A Large Scale Study of the Epidemiology and Risk Factors for the Carcinogenic Liver Fluke Opisthorchis viverrini in Udon Thani Province, Thailand

Document Type: Research Articles

Authors

1 Department of Biology, Faculty of Science, Udon Thani Rajabhat University, Udon Thani, Thailand.

2 Northeast Liver Fluke Research and Outreach Unit, Faculty of Science, Udon Thani Rajabhat University, Udon Thani, Thailand.

3 Department of Parasitology, Faculty of Medicine, Khon Kaen University, Khon Kaen, Thailand.

4 Na-Di Hospital of Health Promotion, Muang district, Udon Thani, Thailand.

5 Nong-Sang Hospital of Health Promotion, Nong Wua Sor district, Udon Thani, Thailand.

6 Khu-Kaew Hospital, Provincial Health Office, Ministry of Public Health, Udon Thani, Thailand.

Abstract

 Opisthorchis viverrini infection and cholangiocarcinoma are serious problems in South East Asia. This study aimed to find the prevalence of opisthorchiasis in various hosts in Udon Thani Province. Total fecal samples were collected from 14,766 participants. The epidemiological data collected and analysed included prevalence and intensity of infection. Odds ratios (OR) were calculated to determine the associations between cross sectional data and to predict possible risk factors. The prevalence of O. viverrini infection in Udon Thani Province averaged 15.3% (eggs per gram (epg.) = 48.9 and range; 12-1,320), with differences between villages (range; 3.8%-79.8%). An age-dependence for infection was observed to increase from ages 25 to 50 years and then decrease for older participants. A univariate analysis identified risk parameters including age (p = 0.040; OR = 3.9 (95% CI = 1.2-7.5)), education (p<0.0001; OR = 7.3 (95% CI = 1.8-21.6)) and eating habits (p = 0.032; OR = 1.6 (95% CI = 0.5-3.7)). Interestingly, most participants were not aware of treatments such as praziquantel (p< 0.0001; OR = 3.5 (95% CI = 1.4-11.6)), had no history of parasitic treatment (p = 0.486; OR = 1.5 (95% CI = 0.5-3.5)) and had eaten raw fish (p = 0.04; OR = 7.4 (95% CI = 1.5-18.6)). Liver fluke infection in dogs (18.1%, epg. = 44.7, range; 32-96) was significantly higher than in cats (11.0%, epg. = 117.8, range; 44-372) (p<0.05).
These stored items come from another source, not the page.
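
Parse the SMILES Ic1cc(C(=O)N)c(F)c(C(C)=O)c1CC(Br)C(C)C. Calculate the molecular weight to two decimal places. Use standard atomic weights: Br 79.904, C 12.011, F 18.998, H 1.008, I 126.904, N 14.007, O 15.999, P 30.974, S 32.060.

456.09 g/mol

First, the molecular formula is C14H16BrFINO2 (counting implicit H from valence).
  Br: 1 × 79.904 = 79.904
  C: 14 × 12.011 = 168.154
  F: 1 × 18.998 = 18.998
  H: 16 × 1.008 = 16.128
  I: 1 × 126.904 = 126.904
  N: 1 × 14.007 = 14.007
  O: 2 × 15.999 = 31.998
Sum: 1×79.904 + 14×12.011 + 1×18.998 + 16×1.008 + 1×126.904 + 1×14.007 + 2×15.999 = 456.093 → 456.09 g/mol.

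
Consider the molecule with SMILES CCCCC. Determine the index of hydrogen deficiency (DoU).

Degree of unsaturation = (number of rings) + (number of π bonds).
Ring closures in the SMILES: 0.
π bonds: none → 0 DoU from unsaturation.
Total DoU = 0 + 0 = 0.

0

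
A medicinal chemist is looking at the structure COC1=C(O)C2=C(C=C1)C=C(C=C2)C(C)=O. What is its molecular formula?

Walk through each heavy atom and fill implicit hydrogens from standard valence (C 4, N 3, O 2, S 2, halogen 1):
  atom 1: C, bond orders sum to 1 (valence 4) → 3 H
  atom 2: O, bond orders sum to 2 (valence 2) → 0 H
  atom 3: C, bond orders sum to 4 (valence 4) → 0 H
  atom 4: C, bond orders sum to 4 (valence 4) → 0 H
  atom 5: O, bond orders sum to 1 (valence 2) → 1 H
  atom 6: C, bond orders sum to 4 (valence 4) → 0 H
  atom 7: C, bond orders sum to 4 (valence 4) → 0 H
  atom 8: C, bond orders sum to 3 (valence 4) → 1 H
  atom 9: C, bond orders sum to 3 (valence 4) → 1 H
  atom 10: C, bond orders sum to 3 (valence 4) → 1 H
  atom 11: C, bond orders sum to 4 (valence 4) → 0 H
  atom 12: C, bond orders sum to 3 (valence 4) → 1 H
  atom 13: C, bond orders sum to 3 (valence 4) → 1 H
  atom 14: C, bond orders sum to 4 (valence 4) → 0 H
  atom 15: C, bond orders sum to 1 (valence 4) → 3 H
  atom 16: O, bond orders sum to 2 (valence 2) → 0 H
Totals → C:13, H:12, O:3.

C13H12O3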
A positive association between O. viverrini infection in dogs and their owners was found. In addition, cyprinid fish dominantly infected by metacercaria including Henicorhynchus siamensis (27.7%), Cyclocheilichthys repasson (21.9%), Hampala dispar (14.1%), and Barbonymus gonionotus (6.9%). This study provides basic information required for the development of future effective and sustainable strategies to reduces infection rates, mainly by providing health education and encouraging behavioural changes.